In a series of tweets on Monday, journalist Jeremy Scahill—who recently spoke with Ocasio-Cortez on his podcast—acknowledged how her "much-needed new voice" terrifies the Democratic Party's D.C. establishment:
If the Democrats don’t want to read the writing on the wall, then they will keep trying to stop candidates like @Ocasio2018 and keep backing people like her establishment, absentee opponent. She is what they said they wanted. So why are they afraid of her?

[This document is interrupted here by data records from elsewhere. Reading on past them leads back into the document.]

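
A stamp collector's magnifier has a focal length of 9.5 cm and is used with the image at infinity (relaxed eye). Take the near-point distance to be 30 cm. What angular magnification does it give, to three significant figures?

3.16

M = D/f = 30/9.5 = 3.158.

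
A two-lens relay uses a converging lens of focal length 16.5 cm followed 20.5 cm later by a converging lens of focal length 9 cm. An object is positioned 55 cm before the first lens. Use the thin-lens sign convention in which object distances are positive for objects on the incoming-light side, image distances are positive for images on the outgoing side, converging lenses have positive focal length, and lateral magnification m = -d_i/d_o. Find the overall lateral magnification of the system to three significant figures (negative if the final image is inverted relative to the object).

Applying the thin-lens equation to the first lens, 1/16.5 = 1/55 + 1/d_i1, which gives d_i1 = 23.571 cm.
Its lateral magnification is m_1 = -d_i1/d_o1 = -(23.571)/55 = -0.4286.
Since 23.571 cm > 20.5 cm, the first image lies past the second lens and serves as a virtual object: d_o2 = L - d_i1 = -3.071 cm.
Applying the thin-lens equation again with f_2 = 9 cm and d_o2 = -3.071 cm gives d_i2 = 2.290 cm.
m_2 = -(2.290)/(-3.071) = 0.7456.
Overall magnification: m = m_1 m_2 = -0.3195.

-0.320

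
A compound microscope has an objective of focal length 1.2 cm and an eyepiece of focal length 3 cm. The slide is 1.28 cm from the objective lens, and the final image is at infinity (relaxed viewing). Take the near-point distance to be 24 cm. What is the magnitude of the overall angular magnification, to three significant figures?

Objective: 1/d_i = 1/f_obj - 1/d_o = 1/1.2 - 1/1.28 = 0.05208 cm^-1, so d_i = 19.200 cm.
m_obj = -d_i/d_o = -19.200/1.28 = -15.000.
Eyepiece angular magnification (image at infinity): M_eye = D/f_e = 24/3 = 8.000.
Overall M = m_obj x M_eye = (-15.000)(8.000) = -120.00.
|M| = 120.00.

120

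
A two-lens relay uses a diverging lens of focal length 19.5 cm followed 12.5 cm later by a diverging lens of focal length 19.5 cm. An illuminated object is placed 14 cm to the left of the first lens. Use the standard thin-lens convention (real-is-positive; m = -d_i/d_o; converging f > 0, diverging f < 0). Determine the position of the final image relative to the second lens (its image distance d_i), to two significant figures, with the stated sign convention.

-10 cm

First lens: d_i1 = 1/(1/(-19.5) - 1/14) = -8.149 cm.
With d_i1 < 0 the first image is virtual and lies on the object side; the object distance for lens 2 is d_o2 = 12.5 - (-8.149) = 20.649 cm.
Second lens: d_i2 = 1/(1/(-19.5) - 1/(20.649)) = -10.029 cm.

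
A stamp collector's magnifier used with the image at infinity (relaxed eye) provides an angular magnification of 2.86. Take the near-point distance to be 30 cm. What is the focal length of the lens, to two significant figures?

For the image at infinity, M = D/f.
f = D/M = 30/2.86 = 10.490 cm.

10 cm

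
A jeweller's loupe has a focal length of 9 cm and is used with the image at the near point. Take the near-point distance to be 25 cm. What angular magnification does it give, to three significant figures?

3.78

M = 1 + D/f = 1 + 25/9 = 3.778.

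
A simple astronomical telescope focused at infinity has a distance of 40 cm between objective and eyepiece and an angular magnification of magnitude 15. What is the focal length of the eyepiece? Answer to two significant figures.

In normal adjustment the tube length equals f_obj + f_eye and |M| = f_obj/f_eye.
So f_obj = 15 f_eye and 15 f_eye + f_eye = 40 cm, giving f_eye = 40/16 = 2.500 cm and f_obj = 37.500 cm.

2.5 cm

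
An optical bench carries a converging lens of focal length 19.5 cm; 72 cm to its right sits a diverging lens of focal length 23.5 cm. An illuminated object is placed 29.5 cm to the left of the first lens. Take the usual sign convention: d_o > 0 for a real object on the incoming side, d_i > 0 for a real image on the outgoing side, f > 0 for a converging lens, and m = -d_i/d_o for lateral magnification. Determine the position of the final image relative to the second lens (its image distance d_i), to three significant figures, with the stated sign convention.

-8.96 cm

First lens: d_i1 = 1/(1/19.5 - 1/29.5) = 57.525 cm.
Object distance for lens 2: d_o2 = 72 - 57.525 = 14.475 cm.
Second lens: d_i2 = 1/(1/(-23.5) - 1/(14.475)) = -8.958 cm.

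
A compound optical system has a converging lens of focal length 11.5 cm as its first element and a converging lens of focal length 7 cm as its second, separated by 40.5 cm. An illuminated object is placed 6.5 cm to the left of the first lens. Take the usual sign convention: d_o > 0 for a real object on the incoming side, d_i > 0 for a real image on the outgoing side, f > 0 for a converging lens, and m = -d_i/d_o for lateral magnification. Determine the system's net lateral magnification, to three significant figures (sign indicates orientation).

Lens 1: 1/d_i1 = 1/f_1 - 1/d_o1 = 1/11.5 - 1/6.5 = -0.06689 cm^-1, so d_i1 = -14.950 cm.
m_1 = -(-14.950)/6.5 = 2.3000.
With d_i1 < 0 the first image is virtual and lies on the object side; the object distance for lens 2 is d_o2 = 40.5 - (-14.950) = 55.450 cm.
Lens 2: 1/d_i2 = 1/f_2 - 1/d_o2 = 1/7 - 1/(55.450) = 0.12482 cm^-1, so d_i2 = 8.011 cm.
m_2 = -(8.011)/(55.450) = -0.1445.
Overall magnification: m = m_1 m_2 = -0.3323.

-0.332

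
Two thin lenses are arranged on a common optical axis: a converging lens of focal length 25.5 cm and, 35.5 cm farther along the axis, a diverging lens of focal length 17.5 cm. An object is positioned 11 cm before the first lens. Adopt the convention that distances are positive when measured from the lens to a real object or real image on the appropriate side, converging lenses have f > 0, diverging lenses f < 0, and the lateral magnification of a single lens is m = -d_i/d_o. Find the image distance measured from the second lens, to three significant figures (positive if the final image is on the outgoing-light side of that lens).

Lens 1: 1/d_i1 = 1/f_1 - 1/d_o1 = 1/25.5 - 1/11 = -0.05169 cm^-1, so d_i1 = -19.345 cm.
With d_i1 < 0 the first image is virtual and lies on the object side; the object distance for lens 2 is d_o2 = 35.5 - (-19.345) = 54.845 cm.
Lens 2: 1/d_i2 = 1/f_2 - 1/d_o2 = 1/(-17.5) - 1/(54.845) = -0.07538 cm^-1, so d_i2 = -13.267 cm.

-13.3 cm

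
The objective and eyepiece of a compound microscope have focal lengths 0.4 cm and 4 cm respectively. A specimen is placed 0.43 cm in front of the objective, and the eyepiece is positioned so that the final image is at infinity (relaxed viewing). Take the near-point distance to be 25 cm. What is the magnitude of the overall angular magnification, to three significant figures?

83.3

Objective: 1/d_i = 1/f_obj - 1/d_o = 1/0.4 - 1/0.43 = 0.17442 cm^-1, so d_i = 5.733 cm.
m_obj = -d_i/d_o = -5.733/0.43 = -13.333.
Eyepiece angular magnification (image at infinity): M_eye = D/f_e = 25/4 = 6.250.
Overall M = m_obj x M_eye = (-13.333)(6.250) = -83.33.
|M| = 83.33.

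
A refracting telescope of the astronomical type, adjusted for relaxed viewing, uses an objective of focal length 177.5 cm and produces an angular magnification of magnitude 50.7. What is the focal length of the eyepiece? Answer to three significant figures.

|M| = f_obj/f_eye, so f_eye = f_obj/|M| = 177.5/50.7 = 3.501 cm.

3.50 cm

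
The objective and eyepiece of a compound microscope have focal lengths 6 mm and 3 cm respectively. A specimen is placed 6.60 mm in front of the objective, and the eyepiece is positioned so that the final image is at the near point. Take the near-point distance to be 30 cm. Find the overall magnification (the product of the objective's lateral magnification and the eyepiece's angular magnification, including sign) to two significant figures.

-110

Convert to cm: f_obj = 6 mm = 0.6 cm; d_o = 6.60 mm = 0.66 cm.
Objective: 1/d_i = 1/f_obj - 1/d_o = 1/0.6 - 1/0.66 = 0.15152 cm^-1, so d_i = 6.600 cm.
m_obj = -d_i/d_o = -6.600/0.66 = -10.000.
Eyepiece angular magnification (image at near point): M_eye = 1 + D/f_e = 1 + 30/3 = 11.000.
Overall M = m_obj x M_eye = (-10.000)(11.000) = -110.00.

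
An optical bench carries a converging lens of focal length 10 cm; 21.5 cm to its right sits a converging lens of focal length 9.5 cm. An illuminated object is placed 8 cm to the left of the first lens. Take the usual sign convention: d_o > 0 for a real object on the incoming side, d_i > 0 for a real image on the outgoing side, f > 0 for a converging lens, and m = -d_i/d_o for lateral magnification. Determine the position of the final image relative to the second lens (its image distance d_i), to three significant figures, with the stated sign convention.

Lens 1: 1/d_i1 = 1/f_1 - 1/d_o1 = 1/10 - 1/8 = -0.02500 cm^-1, so d_i1 = -40.000 cm.
With d_i1 < 0 the first image is virtual and lies on the object side; the object distance for lens 2 is d_o2 = 21.5 - (-40.000) = 61.500 cm.
Lens 2: 1/d_i2 = 1/f_2 - 1/d_o2 = 1/9.5 - 1/(61.500) = 0.08900 cm^-1, so d_i2 = 11.236 cm.

11.2 cm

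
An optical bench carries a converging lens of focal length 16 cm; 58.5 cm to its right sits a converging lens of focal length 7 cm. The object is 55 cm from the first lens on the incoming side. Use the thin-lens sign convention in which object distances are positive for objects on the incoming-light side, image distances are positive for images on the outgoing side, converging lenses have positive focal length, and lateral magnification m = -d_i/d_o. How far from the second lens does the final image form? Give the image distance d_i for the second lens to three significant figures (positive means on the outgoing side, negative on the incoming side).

8.69 cm

Lens 1: 1/d_i1 = 1/f_1 - 1/d_o1 = 1/16 - 1/55 = 0.04432 cm^-1, so d_i1 = 22.564 cm.
That image sits 35.936 cm in front of the second lens, so d_o2 = 35.936 cm.
Lens 2: 1/d_i2 = 1/f_2 - 1/d_o2 = 1/7 - 1/(35.936) = 0.11503 cm^-1, so d_i2 = 8.693 cm.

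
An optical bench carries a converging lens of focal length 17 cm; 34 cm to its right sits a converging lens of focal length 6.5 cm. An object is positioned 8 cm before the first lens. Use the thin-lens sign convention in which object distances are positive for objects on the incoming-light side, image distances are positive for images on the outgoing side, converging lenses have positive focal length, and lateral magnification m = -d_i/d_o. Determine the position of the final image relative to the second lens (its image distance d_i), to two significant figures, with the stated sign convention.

7.5 cm

First lens: d_i1 = 1/(1/17 - 1/8) = -15.111 cm.
The intermediate image is virtual, 15.111 cm to the left of lens 1, so d_o2 = L - d_i1 = 34 - (-15.111) = 49.111 cm.
Second lens: d_i2 = 1/(1/6.5 - 1/(49.111)) = 7.492 cm.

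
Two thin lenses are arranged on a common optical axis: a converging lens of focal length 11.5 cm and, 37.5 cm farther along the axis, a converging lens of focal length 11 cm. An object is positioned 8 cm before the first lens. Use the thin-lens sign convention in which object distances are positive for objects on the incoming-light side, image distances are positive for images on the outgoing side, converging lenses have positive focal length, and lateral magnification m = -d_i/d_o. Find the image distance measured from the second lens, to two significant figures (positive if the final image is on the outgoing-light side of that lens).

Applying the thin-lens equation to the first lens, 1/11.5 = 1/8 + 1/d_i1, which gives d_i1 = -26.286 cm.
With d_i1 < 0 the first image is virtual and lies on the object side; the object distance for lens 2 is d_o2 = 37.5 - (-26.286) = 63.786 cm.
Applying the thin-lens equation again with f_2 = 11 cm and d_o2 = 63.786 cm gives d_i2 = 13.292 cm.

13 cm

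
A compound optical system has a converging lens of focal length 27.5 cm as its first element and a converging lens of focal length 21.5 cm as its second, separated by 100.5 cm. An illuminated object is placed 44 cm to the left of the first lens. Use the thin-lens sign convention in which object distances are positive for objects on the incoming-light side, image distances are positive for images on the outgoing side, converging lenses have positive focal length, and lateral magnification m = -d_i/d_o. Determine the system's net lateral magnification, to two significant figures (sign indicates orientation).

6.3

First lens: d_i1 = 1/(1/27.5 - 1/44) = 73.333 cm.
m_1 = -(73.333)/44 = -1.6667.
The intermediate image is 73.333 cm to the right of lens 1, so d_o2 = L - d_i1 = 100.5 - 73.333 = 27.167 cm.
Second lens: d_i2 = 1/(1/21.5 - 1/(27.167)) = 103.074 cm.
m_2 = -(103.074)/(27.167) = -3.7941.
Overall magnification: m = m_1 m_2 = 6.3235.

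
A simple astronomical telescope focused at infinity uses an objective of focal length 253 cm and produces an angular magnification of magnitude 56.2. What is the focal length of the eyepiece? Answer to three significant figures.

|M| = f_obj/f_eye, so f_eye = f_obj/|M| = 253/56.2 = 4.502 cm.

4.50 cm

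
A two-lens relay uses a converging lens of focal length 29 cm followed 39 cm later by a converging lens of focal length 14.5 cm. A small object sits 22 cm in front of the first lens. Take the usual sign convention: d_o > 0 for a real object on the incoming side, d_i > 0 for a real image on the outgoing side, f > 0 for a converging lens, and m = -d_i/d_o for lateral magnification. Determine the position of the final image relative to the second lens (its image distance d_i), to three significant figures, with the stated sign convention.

16.3 cm

First lens: d_i1 = 1/(1/29 - 1/22) = -91.143 cm.
The intermediate image is virtual, 91.143 cm to the left of lens 1, so d_o2 = L - d_i1 = 39 - (-91.143) = 130.143 cm.
Second lens: d_i2 = 1/(1/14.5 - 1/(130.143)) = 16.318 cm.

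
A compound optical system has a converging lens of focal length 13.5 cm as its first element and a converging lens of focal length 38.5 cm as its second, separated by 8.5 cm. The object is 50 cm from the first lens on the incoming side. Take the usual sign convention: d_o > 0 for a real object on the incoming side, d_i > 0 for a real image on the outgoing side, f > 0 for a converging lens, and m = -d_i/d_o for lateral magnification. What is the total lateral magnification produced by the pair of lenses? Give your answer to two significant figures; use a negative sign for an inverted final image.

Applying the thin-lens equation to the first lens, 1/13.5 = 1/50 + 1/d_i1, which gives d_i1 = 18.493 cm.
Its lateral magnification is m_1 = -d_i1/d_o1 = -(18.493)/50 = -0.3699.
Since 18.493 cm > 8.5 cm, the first image lies past the second lens and serves as a virtual object: d_o2 = L - d_i1 = -9.993 cm.
Applying the thin-lens equation again with f_2 = 38.5 cm and d_o2 = -9.993 cm gives d_i2 = 7.934 cm.
m_2 = -(7.934)/(-9.993) = 0.7939.
Overall magnification: m = m_1 m_2 = -0.2936.

-0.29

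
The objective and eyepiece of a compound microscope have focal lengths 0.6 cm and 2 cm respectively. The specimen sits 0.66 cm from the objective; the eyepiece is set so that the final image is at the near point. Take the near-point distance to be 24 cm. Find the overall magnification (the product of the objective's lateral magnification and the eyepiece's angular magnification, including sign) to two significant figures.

-130

Objective: 1/d_i = 1/f_obj - 1/d_o = 1/0.6 - 1/0.66 = 0.15152 cm^-1, so d_i = 6.600 cm.
m_obj = -d_i/d_o = -6.600/0.66 = -10.000.
Eyepiece angular magnification (image at near point): M_eye = 1 + D/f_e = 1 + 24/2 = 13.000.
Overall M = m_obj x M_eye = (-10.000)(13.000) = -130.00.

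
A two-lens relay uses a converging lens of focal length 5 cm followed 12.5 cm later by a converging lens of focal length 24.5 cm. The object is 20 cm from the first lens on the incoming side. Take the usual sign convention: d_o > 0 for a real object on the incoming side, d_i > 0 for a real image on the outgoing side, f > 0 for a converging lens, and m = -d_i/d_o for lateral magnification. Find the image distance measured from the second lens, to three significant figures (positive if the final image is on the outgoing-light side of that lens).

-7.66 cm

Lens 1: 1/d_i1 = 1/f_1 - 1/d_o1 = 1/5 - 1/20 = 0.15000 cm^-1, so d_i1 = 6.667 cm.
That image sits 5.833 cm in front of the second lens, so d_o2 = 5.833 cm.
Lens 2: 1/d_i2 = 1/f_2 - 1/d_o2 = 1/24.5 - 1/(5.833) = -0.13061 cm^-1, so d_i2 = -7.656 cm.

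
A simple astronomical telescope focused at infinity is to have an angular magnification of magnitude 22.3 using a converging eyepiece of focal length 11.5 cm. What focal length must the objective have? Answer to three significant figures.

|M| = f_obj/|f_eye|, so f_obj = |M| x |f_eye| = 22.3 x 11.5 = 256.450 cm.

256 cm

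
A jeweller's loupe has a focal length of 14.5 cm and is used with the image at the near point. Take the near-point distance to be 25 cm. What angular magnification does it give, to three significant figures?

2.72

M = 1 + D/f = 1 + 25/14.5 = 2.724.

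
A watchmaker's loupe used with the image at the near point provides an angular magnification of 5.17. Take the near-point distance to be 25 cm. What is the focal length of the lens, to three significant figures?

For the image at the near point, M = 1 + D/f.
f = D/(M - 1) = 25/(5.17 - 1) = 5.995 cm.

6.00 cm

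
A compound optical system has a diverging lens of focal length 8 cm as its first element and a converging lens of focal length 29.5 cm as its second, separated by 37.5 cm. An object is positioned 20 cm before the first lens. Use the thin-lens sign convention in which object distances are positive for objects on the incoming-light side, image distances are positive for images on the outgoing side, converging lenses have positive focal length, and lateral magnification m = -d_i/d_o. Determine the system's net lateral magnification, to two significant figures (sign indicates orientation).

-0.61

Lens 1: 1/d_i1 = 1/f_1 - 1/d_o1 = 1/(-8) - 1/20 = -0.17500 cm^-1, so d_i1 = -5.714 cm.
m_1 = -(-5.714)/20 = 0.2857.
The intermediate image is virtual, 5.714 cm to the left of lens 1, so d_o2 = L - d_i1 = 37.5 - (-5.714) = 43.214 cm.
Lens 2: 1/d_i2 = 1/f_2 - 1/d_o2 = 1/29.5 - 1/(43.214) = 0.01076 cm^-1, so d_i2 = 92.956 cm.
m_2 = -(92.956)/(43.214) = -2.1510.
Overall magnification: m = m_1 m_2 = -0.6146.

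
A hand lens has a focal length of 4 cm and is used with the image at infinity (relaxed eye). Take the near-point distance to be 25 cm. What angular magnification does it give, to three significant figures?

M = D/f = 25/4 = 6.250.

6.25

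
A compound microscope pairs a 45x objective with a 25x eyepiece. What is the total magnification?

The overall magnification of a compound microscope is the product of the objective and eyepiece magnifications:
M = M_obj x M_eye = 45 x 25 = 1125.

1125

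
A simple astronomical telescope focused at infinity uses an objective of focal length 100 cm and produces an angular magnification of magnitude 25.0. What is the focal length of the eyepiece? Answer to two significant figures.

|M| = f_obj/f_eye, so f_eye = f_obj/|M| = 100/25.0 = 4.000 cm.

4.0 cm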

— jeremy scahill (@jeremyscahill) June 25, 2018
Ocasio-Cortez, as Common Dreams has reported, "is campaigning on a long list of progressives stances, including: mobilizing against climate change, improving the federal government's failed response to hurricane-ravaged Puerto Rico, advancing LGBTQIA+ and women's rights, and abolishing Immigration and Customs Enforcement (ICE), a federal agency that has been widely denounced for terrorizing immigrant communities and separating asylum-seeking families at the nation's Southern border."
While Nixon, a longtime education activist and actress known for her role in "Sex and the City," has spoken out on national issues—last week calling ICE "a terrorist organization" that should be abolished—she has largely campaigned on state-focused progressive policies that counter those of Democratic Gov. Andrew Cuomo, whom she and many others have accused of scheming with New York's Republican lawmakers and "sell[ing] our government off to corporate interests and wealthy donors, while the rest of us suffer."
In addition to New York's federal races, Colorado, Maryland, Mississippi, Oklahoma, South Carolina, and Utah also have primary elections scheduled for Tuesday. Our Revolution maintains a database of candidates across the country that the organization has endorsed while Justice Democrats features a list on the group's website.